No hay un ser humano
previo a la sociedad. Lo que sí hay es una sociedad que se distancia de la
naturaleza y la destruye en beneficio de ese becerro de oro en que se ha
convertido el progreso ilimitado. Tampoco es un retorno a la naturaleza la
estancia en los pueblos, el turismo rural, las casa adosadas junto a campas,
rieras o playas, todos estos lugares se han convertido en extrarradio de la
ciudad. Santiago Lorenzo nos presenta una sátira muy incisiva de esa
urbanización de lo rural en Los
asquerosos.
Sólo en Vizcaya hay ahora
mismo tres proyectos que parten de esa idea de progreso ilimitado y que
contradicen los discursos del crecimiento sostenible y dejan bien a las claras
que alrededor del medioambiente no hay más que un discurso vacío, un ornamento
que se pone y se quita según las necesidades económicas, los tres gestionados
por la Diputación Foral: el traslado de MercaBilbao a las campas de Ortuella,
uno de los pocos espacios verdes en las comarcas de Margen Izquierda y
Meatzaldea; el subfluvial, un túnel bajo la ría para el tráfico rodado entre
los dos márgenes del Nervión y que la propia Diputación Foral ha reconocido
que incentivará la utilización de automóviles; y la construcción de un segundo
Museo Guggenheim en la reserva de la biosfera de Urdaibai. Sólo en una
provincia pequeña, recuérdese, en pleno debate sobre la crisis climática,
cuando de lo que tendríamos que hablar es sobre el paradigma del desarrollo, el
crecimiento y los modelos de relación con la naturaleza.
El desastre actual en
Valencia es un nuevo escalón en esta reflexión sobre modelos de crecimiento y
desarrollo de nuestras sociedades alejadas de la naturaleza, un recordatorio
cruel del momento en que estamos.
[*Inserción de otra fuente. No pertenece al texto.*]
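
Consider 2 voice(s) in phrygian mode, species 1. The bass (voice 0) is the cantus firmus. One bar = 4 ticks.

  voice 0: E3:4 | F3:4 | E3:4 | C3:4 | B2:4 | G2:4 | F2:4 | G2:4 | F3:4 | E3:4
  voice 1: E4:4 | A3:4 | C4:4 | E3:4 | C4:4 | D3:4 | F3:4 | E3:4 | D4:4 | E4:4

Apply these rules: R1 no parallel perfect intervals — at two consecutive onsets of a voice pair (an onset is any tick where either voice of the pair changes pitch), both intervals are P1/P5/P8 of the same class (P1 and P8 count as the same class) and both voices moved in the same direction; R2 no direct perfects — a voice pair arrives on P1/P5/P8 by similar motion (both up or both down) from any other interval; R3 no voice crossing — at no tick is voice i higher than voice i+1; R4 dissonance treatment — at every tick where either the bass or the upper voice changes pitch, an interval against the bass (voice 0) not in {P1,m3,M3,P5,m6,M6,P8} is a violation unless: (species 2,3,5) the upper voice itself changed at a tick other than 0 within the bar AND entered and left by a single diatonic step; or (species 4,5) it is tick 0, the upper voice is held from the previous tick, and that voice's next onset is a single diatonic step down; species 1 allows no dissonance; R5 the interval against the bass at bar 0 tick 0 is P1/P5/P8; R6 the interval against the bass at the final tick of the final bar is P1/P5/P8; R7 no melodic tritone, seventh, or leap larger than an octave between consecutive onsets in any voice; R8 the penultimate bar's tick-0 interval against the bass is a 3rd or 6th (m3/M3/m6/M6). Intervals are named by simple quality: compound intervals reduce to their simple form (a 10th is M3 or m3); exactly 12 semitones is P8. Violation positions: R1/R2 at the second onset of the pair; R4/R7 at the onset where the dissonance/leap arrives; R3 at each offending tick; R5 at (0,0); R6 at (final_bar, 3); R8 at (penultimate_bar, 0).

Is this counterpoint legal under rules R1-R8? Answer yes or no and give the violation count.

bar 0: v0=E3 v1=E4 (P8)
bar 1: v0=F3 v1=A3 (M3)
bar 2: v0=E3 v1=C4 (m6)
bar 3: v0=C3 v1=E3 (M3)
bar 4: v0=B2 v1=C4 (m2)
bar 5: v0=G2 v1=D3 (P5)
bar 6: v0=F2 v1=F3 (P8)
bar 7: v0=G2 v1=E3 (M6)
bar 8: v0=F3 v1=D4 (M6)
bar 9: v0=E3 v1=E4 (P8)
  R4 @ bar4.0: B2/C4 m2 untreated
  R2 @ bar5.0: B2/C4 m2 -> G2/D3 P5 similar
  R7 @ bar5.0: C4->D3 leap 10st
  R7 @ bar8.0: G2->F3 leap 10st
  R7 @ bar8.0: E3->D4 leap 10st

No (5 violations)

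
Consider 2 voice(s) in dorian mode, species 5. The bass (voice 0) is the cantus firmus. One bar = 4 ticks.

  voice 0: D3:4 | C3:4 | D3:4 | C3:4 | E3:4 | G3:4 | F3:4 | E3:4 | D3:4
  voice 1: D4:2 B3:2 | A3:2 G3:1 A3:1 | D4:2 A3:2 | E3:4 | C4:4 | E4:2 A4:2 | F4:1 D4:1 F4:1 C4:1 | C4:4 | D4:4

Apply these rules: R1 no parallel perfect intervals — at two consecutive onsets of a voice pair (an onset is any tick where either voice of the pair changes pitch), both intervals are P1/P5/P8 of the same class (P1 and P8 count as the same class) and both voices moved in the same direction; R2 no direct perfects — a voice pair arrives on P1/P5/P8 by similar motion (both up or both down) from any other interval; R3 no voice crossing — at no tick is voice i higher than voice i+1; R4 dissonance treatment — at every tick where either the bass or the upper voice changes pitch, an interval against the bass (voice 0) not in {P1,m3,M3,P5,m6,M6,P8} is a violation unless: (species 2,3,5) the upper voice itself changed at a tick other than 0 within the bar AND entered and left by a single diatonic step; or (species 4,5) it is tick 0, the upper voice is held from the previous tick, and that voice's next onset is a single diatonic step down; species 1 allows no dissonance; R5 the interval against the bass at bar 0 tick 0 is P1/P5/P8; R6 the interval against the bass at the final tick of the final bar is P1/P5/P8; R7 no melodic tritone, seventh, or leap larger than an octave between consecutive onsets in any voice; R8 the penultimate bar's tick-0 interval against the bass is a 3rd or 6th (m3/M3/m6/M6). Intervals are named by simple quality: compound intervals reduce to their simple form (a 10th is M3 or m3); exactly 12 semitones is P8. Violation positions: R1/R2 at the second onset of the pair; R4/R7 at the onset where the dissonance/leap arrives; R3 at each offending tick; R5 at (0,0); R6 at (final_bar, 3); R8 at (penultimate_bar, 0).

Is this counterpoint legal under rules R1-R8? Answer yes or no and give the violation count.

bar 0: v0=D3 v1=D4 (P8)
bar 1: v0=C3 v1=A3 (M6)
bar 2: v0=D3 v1=D4 (P8)
bar 3: v0=C3 v1=E3 (M3)
bar 4: v0=E3 v1=C4 (m6)
bar 5: v0=G3 v1=E4 (M6)
bar 6: v0=F3 v1=F4 (P8)
bar 7: v0=E3 v1=C4 (m6)
bar 8: v0=D3 v1=D4 (P8)
  R2 @ bar2.0: C3/A3 M6 -> D3/D4 P8 similar
  R4 @ bar5.2: G3/A4 M2 untreated
  R2 @ bar6.0: G3/A4 M2 -> F3/F4 P8 similar

No (3 violations)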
Para colmo, la reacción de las
administraciones públicas ante el desastre, se conocía la intensidad de la gota
fría horas e incluso días antes de producirse, ha dejado mucho que desear, la
población ha quedado por completo desasistida. Incluso ha habido grandes
empresas que no tuvieron en cuenta lo que se avecinaba y que no permitieron a
sus trabajadores abandonar sus puestos, sus beneficios por encima, una vez más,
de la propia vida humana. Estamos ante un verdadero crimen social. Un crimen
que perdurará si no se cuestiona el (des)orden del modelo social existente.